Suspended-Gate MEMS devices have application potential in the field of switches, memory, micro-machined gas sensors, ultra-sensitive bio-sensors, and accelerometers in the low-frequency range. Proper design of Suspended-Gate Field Effect Transistor (SGFET) can lead to a reduction in the sub-threshold swing (S) below the “Boltzmann Limit” of 60 mV/decade.

This work consists of the design and fabrication of the SGFET. A fixed-fixed beam serves as a suspended movable gate, replacing the metal in a conventional silicon MOSFET structure. The gate dielectric is a combination of SiO2 and air. The gap between the beam and the MOSFET is an important parameter of interest that serves as a design constraint in achieving the sub-threshold swing below the Boltzmann Limit. The device exhibits two stable states, one up state when the beam is up leading to a low off-state current and one down state when the beam is pulled down resulting in a high on-state current.
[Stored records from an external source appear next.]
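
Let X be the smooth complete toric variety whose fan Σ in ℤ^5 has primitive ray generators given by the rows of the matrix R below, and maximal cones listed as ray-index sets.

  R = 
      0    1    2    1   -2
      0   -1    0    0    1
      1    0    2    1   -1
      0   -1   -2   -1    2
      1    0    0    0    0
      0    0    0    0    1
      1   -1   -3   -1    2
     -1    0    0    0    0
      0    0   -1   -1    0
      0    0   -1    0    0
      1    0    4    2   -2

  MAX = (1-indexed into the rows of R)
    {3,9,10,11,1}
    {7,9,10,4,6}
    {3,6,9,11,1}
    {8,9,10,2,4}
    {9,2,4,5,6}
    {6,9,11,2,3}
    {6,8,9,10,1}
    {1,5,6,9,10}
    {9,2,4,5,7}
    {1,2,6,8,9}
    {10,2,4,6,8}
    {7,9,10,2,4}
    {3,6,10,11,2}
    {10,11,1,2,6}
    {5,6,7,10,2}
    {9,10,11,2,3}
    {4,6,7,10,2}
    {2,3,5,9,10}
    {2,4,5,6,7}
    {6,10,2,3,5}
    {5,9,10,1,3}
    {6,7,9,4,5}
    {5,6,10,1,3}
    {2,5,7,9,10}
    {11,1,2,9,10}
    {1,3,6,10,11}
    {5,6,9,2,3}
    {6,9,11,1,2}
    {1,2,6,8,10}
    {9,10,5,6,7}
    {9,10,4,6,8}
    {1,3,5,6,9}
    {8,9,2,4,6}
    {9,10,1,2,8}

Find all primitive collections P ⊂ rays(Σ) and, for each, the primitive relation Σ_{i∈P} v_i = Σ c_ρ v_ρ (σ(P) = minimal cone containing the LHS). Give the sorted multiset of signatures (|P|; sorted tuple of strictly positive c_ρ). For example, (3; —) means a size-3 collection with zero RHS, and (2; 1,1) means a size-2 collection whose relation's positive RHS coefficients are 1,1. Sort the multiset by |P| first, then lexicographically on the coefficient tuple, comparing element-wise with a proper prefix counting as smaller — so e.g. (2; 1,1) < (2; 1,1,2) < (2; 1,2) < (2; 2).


18 collections generate NE(X_Σ); each relation:

  {1,4}:  v_{1} + v_{4} = 0 ; sig = (2; —)
  {5,8}:  v_{5} + v_{8} = 0 ; sig = (2; —)
  {1,7}:  v_{1} + v_{7} = v_{5} + v_{10} ; sig = (2; 1,1)
  {3,4}:  v_{3} + v_{4} = v_{2} + v_{5} ; sig = (2; 1,1)
  {3,8}:  v_{3} + v_{8} = v_{1} + v_{2} ; sig = (2; 1,1)
  {4,11}:  v_{4} + v_{11} = v_{2} + v_{3} ; sig = (2; 1,1)
  {7,8}:  v_{7} + v_{8} = v_{4} + v_{10} ; sig = (2; 1,1)
  {7,11}:  v_{7} + v_{11} = v_{2} + v_{3} + v_{5} + v_{10} ; sig = (2; 1,1,1,1)
  {3,7}:  v_{3} + v_{7} = v_{2} + 2·v_{5} + v_{10} ; sig = (2; 1,1,2)
  {5,11}:  v_{5} + v_{11} = 2·v_{3} ; sig = (2; 2)
  {8,11}:  v_{8} + v_{11} = 2·v_{1} + 2·v_{2} ; sig = (2; 2,2)
  {1,2,3}:  v_{1} + v_{2} + v_{3} = v_{11} ; sig = (3; 1)
  {1,2,5}:  v_{1} + v_{2} + v_{5} = v_{3} ; sig = (3; 1)
  {4,5,10}:  v_{4} + v_{5} + v_{10} = v_{7} ; sig = (3; 1)
  {2,6,9,10}:  v_{2} + v_{6} + v_{9} + v_{10} = v_{4} ; sig = (4; 1)
  {3,6,9,10}:  v_{3} + v_{6} + v_{9} + v_{10} = v_{5} ; sig = (4; 1)
  {6,9,10,11}:  v_{6} + v_{9} + v_{10} + v_{11} = v_{3} ; sig = (4; 1)
  {2,6,7,9}:  v_{2} + v_{6} + v_{7} + v_{9} = 2·v_{4} + v_{5} ; sig = (4; 1,2)

Signatures (|P|; sorted positive RHS coefficients), sorted:
[(2; —), (2; —), (2; 1,1), (2; 1,1), (2; 1,1), (2; 1,1), (2; 1,1), (2; 1,1,1,1), (2; 1,1,2), (2; 2), (2; 2,2), (3; 1), (3; 1), (3; 1), (4; 1), (4; 1), (4; 1), (4; 1,2)]


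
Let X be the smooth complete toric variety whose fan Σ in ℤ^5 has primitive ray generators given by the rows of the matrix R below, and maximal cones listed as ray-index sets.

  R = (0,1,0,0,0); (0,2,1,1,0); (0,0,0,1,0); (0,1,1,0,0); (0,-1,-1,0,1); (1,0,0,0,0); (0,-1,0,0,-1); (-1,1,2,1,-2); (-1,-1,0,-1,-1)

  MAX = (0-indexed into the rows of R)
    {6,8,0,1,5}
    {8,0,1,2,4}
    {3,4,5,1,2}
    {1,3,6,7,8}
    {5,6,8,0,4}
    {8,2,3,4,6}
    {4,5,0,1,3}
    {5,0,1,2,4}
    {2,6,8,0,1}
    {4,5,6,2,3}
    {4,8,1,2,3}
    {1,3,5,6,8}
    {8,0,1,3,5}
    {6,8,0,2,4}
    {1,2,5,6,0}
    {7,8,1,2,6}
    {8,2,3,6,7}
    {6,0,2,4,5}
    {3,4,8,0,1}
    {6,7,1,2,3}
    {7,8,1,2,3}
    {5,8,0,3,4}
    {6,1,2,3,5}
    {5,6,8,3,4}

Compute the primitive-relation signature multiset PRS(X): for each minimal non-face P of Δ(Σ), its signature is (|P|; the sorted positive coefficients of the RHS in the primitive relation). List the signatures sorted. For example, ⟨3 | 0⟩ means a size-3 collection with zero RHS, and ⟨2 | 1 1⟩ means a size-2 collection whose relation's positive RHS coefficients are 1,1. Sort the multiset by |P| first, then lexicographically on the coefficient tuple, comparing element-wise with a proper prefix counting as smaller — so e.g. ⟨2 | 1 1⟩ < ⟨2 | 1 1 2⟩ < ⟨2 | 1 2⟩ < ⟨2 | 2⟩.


Primitive collections (9):

  P={0,7}:  v_{0} + v_{7} = 2·v_{1} + v_{6} + v_{8}  →  sig = ⟨2 | 1 1 2⟩
  P={4,7}:  v_{4} + v_{7} = 2·v_{2} + v_{3} + v_{8}  →  sig = ⟨2 | 1 1 2⟩
  P={5,7}:  v_{5} + v_{7} = v_{1} + v_{3} + 2·v_{6}  →  sig = ⟨2 | 1 1 2⟩
  P={0,2,3}:  v_{0} + v_{2} + v_{3} = v_{1}  →  sig = ⟨3 | 1⟩
  P={1,4,6}:  v_{1} + v_{4} + v_{6} = v_{2}  →  sig = ⟨3 | 1⟩
  P={2,5,8}:  v_{2} + v_{5} + v_{8} = v_{6}  →  sig = ⟨3 | 1⟩
  P={0,3,6}:  v_{0} + v_{3} + v_{6} = v_{1} + v_{5} + v_{8}  →  sig = ⟨3 | 1 1 1⟩
  P={1,4,5,8}:  v_{1} + v_{4} + v_{5} + v_{8} = 0  →  sig = ⟨4 | 0⟩
  P={1,2,3,6,8}:  v_{1} + v_{2} + v_{3} + v_{6} + v_{8} = v_{7}  →  sig = ⟨5 | 1⟩

Signatures (|P|; sorted positive RHS coefficients), sorted:
[⟨2 | 1 1 2⟩, ⟨2 | 1 1 2⟩, ⟨2 | 1 1 2⟩, ⟨3 | 1⟩, ⟨3 | 1⟩, ⟨3 | 1⟩, ⟨3 | 1 1 1⟩, ⟨4 | 0⟩, ⟨5 | 1⟩]


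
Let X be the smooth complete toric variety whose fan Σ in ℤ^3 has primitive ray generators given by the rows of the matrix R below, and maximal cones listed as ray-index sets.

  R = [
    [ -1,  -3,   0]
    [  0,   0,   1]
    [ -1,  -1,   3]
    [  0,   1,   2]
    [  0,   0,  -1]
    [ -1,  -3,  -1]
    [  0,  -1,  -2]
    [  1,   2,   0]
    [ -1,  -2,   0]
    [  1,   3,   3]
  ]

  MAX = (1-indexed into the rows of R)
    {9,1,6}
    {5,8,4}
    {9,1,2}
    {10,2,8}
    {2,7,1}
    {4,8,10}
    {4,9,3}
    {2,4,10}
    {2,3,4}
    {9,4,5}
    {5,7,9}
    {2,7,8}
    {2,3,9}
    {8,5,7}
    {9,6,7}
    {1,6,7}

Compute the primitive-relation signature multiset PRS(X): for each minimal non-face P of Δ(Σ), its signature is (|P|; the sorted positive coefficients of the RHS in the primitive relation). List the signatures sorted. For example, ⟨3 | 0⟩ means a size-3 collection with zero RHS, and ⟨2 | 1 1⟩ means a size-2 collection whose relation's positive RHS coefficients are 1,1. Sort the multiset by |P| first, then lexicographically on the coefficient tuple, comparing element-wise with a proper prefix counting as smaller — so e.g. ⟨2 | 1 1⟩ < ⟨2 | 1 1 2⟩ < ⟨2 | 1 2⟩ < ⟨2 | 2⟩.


Σ has 25 primitive collections:

  P = {2,5}:  v_{2} + v_{5} = 0 ; sig = ⟨2 | 0⟩
  P = {4,7}:  v_{4} + v_{7} = 0 ; sig = ⟨2 | 0⟩
  P = {8,9}:  v_{8} + v_{9} = 0 ; sig = ⟨2 | 0⟩
  P = {1,5}:  v_{1} + v_{5} = v_{6} ; sig = ⟨2 | 1⟩
  P = {2,6}:  v_{2} + v_{6} = v_{1} ; sig = ⟨2 | 1⟩
  P = {3,5}:  v_{3} + v_{5} = v_{4} + v_{9} ; sig = ⟨2 | 1 1⟩
  P = {3,7}:  v_{3} + v_{7} = v_{2} + v_{9} ; sig = ⟨2 | 1 1⟩
  P = {3,8}:  v_{3} + v_{8} = v_{2} + v_{4} ; sig = ⟨2 | 1 1⟩
  P = {4,6}:  v_{4} + v_{6} = v_{2} + v_{9} ; sig = ⟨2 | 1 1⟩
  P = {5,6}:  v_{5} + v_{6} = v_{7} + v_{9} ; sig = ⟨2 | 1 1⟩
  P = {5,10}:  v_{5} + v_{10} = v_{4} + v_{8} ; sig = ⟨2 | 1 1⟩
  P = {6,8}:  v_{6} + v_{8} = v_{2} + v_{7} ; sig = ⟨2 | 1 1⟩
  P = {7,10}:  v_{7} + v_{10} = v_{2} + v_{8} ; sig = ⟨2 | 1 1⟩
  P = {9,10}:  v_{9} + v_{10} = v_{2} + v_{4} ; sig = ⟨2 | 1 1⟩
  P = {1,4}:  v_{1} + v_{4} = 2·v_{2} + v_{9} ; sig = ⟨2 | 1 2⟩
  P = {1,8}:  v_{1} + v_{8} = 2·v_{2} + v_{7} ; sig = ⟨2 | 1 2⟩
  P = {6,10}:  v_{6} + v_{10} = 2·v_{2} ; sig = ⟨2 | 2⟩
  P = {3,6}:  v_{3} + v_{6} = 2·v_{2} + 2·v_{9} ; sig = ⟨2 | 2 2⟩
  P = {3,10}:  v_{3} + v_{10} = 2·v_{2} + 2·v_{4} ; sig = ⟨2 | 2 2⟩
  P = {1,3}:  v_{1} + v_{3} = 3·v_{2} + 2·v_{9} ; sig = ⟨2 | 2 3⟩
  P = {1,10}:  v_{1} + v_{10} = 3·v_{2} ; sig = ⟨2 | 3⟩
  P = {2,4,8}:  v_{2} + v_{4} + v_{8} = v_{10} ; sig = ⟨3 | 1⟩
  P = {2,4,9}:  v_{2} + v_{4} + v_{9} = v_{3} ; sig = ⟨3 | 1⟩
  P = {2,7,9}:  v_{2} + v_{7} + v_{9} = v_{6} ; sig = ⟨3 | 1⟩
  P = {1,7,9}:  v_{1} + v_{7} + v_{9} = 2·v_{6} ; sig = ⟨3 | 2⟩

Signatures (|P|; sorted positive RHS coefficients), sorted:
{ ⟨2 | 0⟩ ×3,  ⟨2 | 1⟩ ×2,  ⟨2 | 1 1⟩ ×9,  ⟨2 | 1 2⟩ ×2,  ⟨2 | 2⟩,  ⟨2 | 2 2⟩ ×2,  ⟨2 | 2 3⟩,  ⟨2 | 3⟩,  ⟨3 | 1⟩ ×3,  ⟨3 | 2⟩ }


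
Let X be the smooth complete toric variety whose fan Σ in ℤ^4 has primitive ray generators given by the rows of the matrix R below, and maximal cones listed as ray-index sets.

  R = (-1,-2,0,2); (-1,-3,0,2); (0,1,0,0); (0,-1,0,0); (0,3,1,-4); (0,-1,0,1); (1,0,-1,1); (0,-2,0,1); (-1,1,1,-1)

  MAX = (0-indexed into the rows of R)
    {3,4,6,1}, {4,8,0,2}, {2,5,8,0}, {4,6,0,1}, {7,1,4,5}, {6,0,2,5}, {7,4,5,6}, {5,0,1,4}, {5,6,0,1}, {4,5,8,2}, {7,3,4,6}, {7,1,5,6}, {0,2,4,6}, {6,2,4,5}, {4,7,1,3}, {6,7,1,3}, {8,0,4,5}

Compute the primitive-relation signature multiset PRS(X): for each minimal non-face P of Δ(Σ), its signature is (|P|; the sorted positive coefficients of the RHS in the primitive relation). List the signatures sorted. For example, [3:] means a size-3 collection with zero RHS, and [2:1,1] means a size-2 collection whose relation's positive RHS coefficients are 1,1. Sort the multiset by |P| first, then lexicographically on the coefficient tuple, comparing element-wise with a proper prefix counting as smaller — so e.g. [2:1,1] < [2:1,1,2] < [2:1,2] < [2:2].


|primitive collections| = 14. Relations:

  • {2,3}:  v_{2} + v_{3} = 0  ⇒ sig = [2:]
  • {0,3}:  v_{0} + v_{3} = v_{1}  ⇒ sig = [2:1]
  • {1,2}:  v_{1} + v_{2} = v_{0}  ⇒ sig = [2:1]
  • {2,7}:  v_{2} + v_{7} = v_{5}  ⇒ sig = [2:1]
  • {3,5}:  v_{3} + v_{5} = v_{7}  ⇒ sig = [2:1]
  • {6,8}:  v_{6} + v_{8} = v_{2}  ⇒ sig = [2:1]
  • {0,7}:  v_{0} + v_{7} = v_{1} + v_{5}  ⇒ sig = [2:1,1]
  • {3,8}:  v_{3} + v_{8} = v_{0} + v_{4} + v_{5}  ⇒ sig = [2:1,1,1]
  • {1,8}:  v_{1} + v_{8} = 2·v_{0} + v_{4} + v_{5}  ⇒ sig = [2:1,1,2]
  • {7,8}:  v_{7} + v_{8} = v_{0} + v_{4} + 2·v_{5}  ⇒ sig = [2:1,1,2]
  • {0,4,5,6}:  v_{0} + v_{4} + v_{5} + v_{6} = 0  ⇒ sig = [4:]
  • {0,2,4,5}:  v_{0} + v_{2} + v_{4} + v_{5} = v_{8}  ⇒ sig = [4:1]
  • {1,4,5,6}:  v_{1} + v_{4} + v_{5} + v_{6} = v_{3}  ⇒ sig = [4:1]
  • {1,4,6,7}:  v_{1} + v_{4} + v_{6} + v_{7} = 2·v_{3}  ⇒ sig = [4:2]

Hence PRS(X_Σ) =
    [2:]
    [2:1]
    [2:1]
    [2:1]
    [2:1]
    [2:1]
    [2:1,1]
    [2:1,1,1]
    [2:1,1,2]
    [2:1,1,2]
    [4:]
    [4:1]
    [4:1]
    [4:2]


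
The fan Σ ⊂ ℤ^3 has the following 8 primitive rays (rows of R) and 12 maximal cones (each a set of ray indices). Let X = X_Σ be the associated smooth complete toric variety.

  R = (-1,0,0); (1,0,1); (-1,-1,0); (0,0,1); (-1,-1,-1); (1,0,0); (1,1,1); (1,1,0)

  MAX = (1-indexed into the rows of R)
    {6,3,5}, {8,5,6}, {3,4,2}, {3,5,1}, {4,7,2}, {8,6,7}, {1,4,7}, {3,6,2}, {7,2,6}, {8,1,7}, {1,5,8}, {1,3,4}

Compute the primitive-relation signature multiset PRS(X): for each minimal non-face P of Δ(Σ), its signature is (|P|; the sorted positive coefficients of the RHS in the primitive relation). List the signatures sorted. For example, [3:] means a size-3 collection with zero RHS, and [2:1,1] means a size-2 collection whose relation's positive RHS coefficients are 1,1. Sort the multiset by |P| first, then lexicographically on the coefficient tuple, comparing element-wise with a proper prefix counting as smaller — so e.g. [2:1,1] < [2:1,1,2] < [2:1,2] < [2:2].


10 collections generate NE(X_Σ); each relation:

  • {1,6}:  v_{1} + v_{6} = 0  so sig = [2:]
  • {3,8}:  v_{3} + v_{8} = 0  so sig = [2:]
  • {5,7}:  v_{5} + v_{7} = 0  so sig = [2:]
  • {1,2}:  v_{1} + v_{2} = v_{4}  so sig = [2:1]
  • {3,7}:  v_{3} + v_{7} = v_{4}  so sig = [2:1]
  • {4,5}:  v_{4} + v_{5} = v_{3}  so sig = [2:1]
  • {4,6}:  v_{4} + v_{6} = v_{2}  so sig = [2:1]
  • {4,8}:  v_{4} + v_{8} = v_{7}  so sig = [2:1]
  • {2,5}:  v_{2} + v_{5} = v_{3} + v_{6}  so sig = [2:1,1]
  • {2,8}:  v_{2} + v_{8} = v_{6} + v_{7}  so sig = [2:1,1]

Sorted signature multiset PRS(X):
[[2:], [2:], [2:], [2:1], [2:1], [2:1], [2:1], [2:1], [2:1,1], [2:1,1]]


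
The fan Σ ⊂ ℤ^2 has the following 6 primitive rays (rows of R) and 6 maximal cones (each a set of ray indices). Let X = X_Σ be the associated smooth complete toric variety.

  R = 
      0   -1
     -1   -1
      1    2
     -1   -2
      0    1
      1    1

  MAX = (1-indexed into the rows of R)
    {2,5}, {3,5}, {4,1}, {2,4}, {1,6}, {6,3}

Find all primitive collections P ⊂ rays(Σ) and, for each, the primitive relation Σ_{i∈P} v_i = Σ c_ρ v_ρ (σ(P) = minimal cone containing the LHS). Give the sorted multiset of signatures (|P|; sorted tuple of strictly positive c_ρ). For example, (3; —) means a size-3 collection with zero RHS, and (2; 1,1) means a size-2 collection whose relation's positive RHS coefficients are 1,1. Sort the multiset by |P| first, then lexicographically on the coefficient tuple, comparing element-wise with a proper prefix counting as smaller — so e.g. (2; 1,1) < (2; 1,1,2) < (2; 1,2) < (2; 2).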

Linear spring model equations of the beam coupled with MOSFET equations as suggested in literature is used to calculate some parameter of interest like the pull-in voltage and current values for the dimensions of the devices that are fabricated.

A two mask process flow is developed for a Poly-Si gate SGFET and fabricated. Process issues including problems regarding dry-release will be discussed. Subsequently, a five-mask gold gate SGFET process flow with Cr/Au as the source and drain contact was followed. DC characterization of the released devices was done using a manual probe station and Agilent B1500A semiconductor device parameter analyzer and the results will be presented. Finally, proposed changes for the improvement of some parameters of interest like the pull-in voltage and the threshold voltage for the sensitivity enhancement in sensor applications will be suggested.